(no title)
otabdeveloper4 | 17 hours ago
The entire point of LLMs is that you don't have to spend money training them for each specific case. You can train something like Qwen once and then use it to solve whatever classification/summarization/translation problem in minutes instead of weeks.
mootothemax|13 hours ago
BERT isn’t a SLM, and the original was released in 2018.
The whole new era kicked off with Attention Is All You Need; we haven’t reached even a single decade of work on it.
otabdeveloper4|13 hours ago
Huh? BERT is literally a language model that's small and uses attention.

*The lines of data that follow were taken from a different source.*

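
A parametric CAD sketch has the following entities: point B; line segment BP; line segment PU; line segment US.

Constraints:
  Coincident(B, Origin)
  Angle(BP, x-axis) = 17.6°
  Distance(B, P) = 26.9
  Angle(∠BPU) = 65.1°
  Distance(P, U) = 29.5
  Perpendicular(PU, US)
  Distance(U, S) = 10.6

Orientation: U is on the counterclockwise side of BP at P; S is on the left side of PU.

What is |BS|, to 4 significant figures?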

And we had good language models before BERT too.
They were a royal bitch to train properly, though. Nowadays you can get the same with just 30 minutes of prompt engineering.
znnajdla|16 hours ago
I don’t agree. I would say the entire point of LLMs is to be able to solve a certain class of non-deterministic problems that cannot be solved with deterministic procedural code. LLMs don’t need to be generally useful in order to be useful for specific business use cases. I as a programmer would be very happy to have a local coding agent like Claude Code that can do nothing but write code in my chosen programming language or framework, instead of using a general model like Opus, if it could be hyper-specialized and optimized for that one task, so that it is small enough to run on my MacBook. I don’t need the other general reasoning capabilities of Opus.
lanstin|7 hours ago
swiftcoder|16 hours ago
You are confusing LLMs with more general machine learning here. We've been solving those non-deterministic problems with machine learning for decades (for example, tasks like image recognition). LLMs are specifically about scaling that up and generalising it to solve any problem.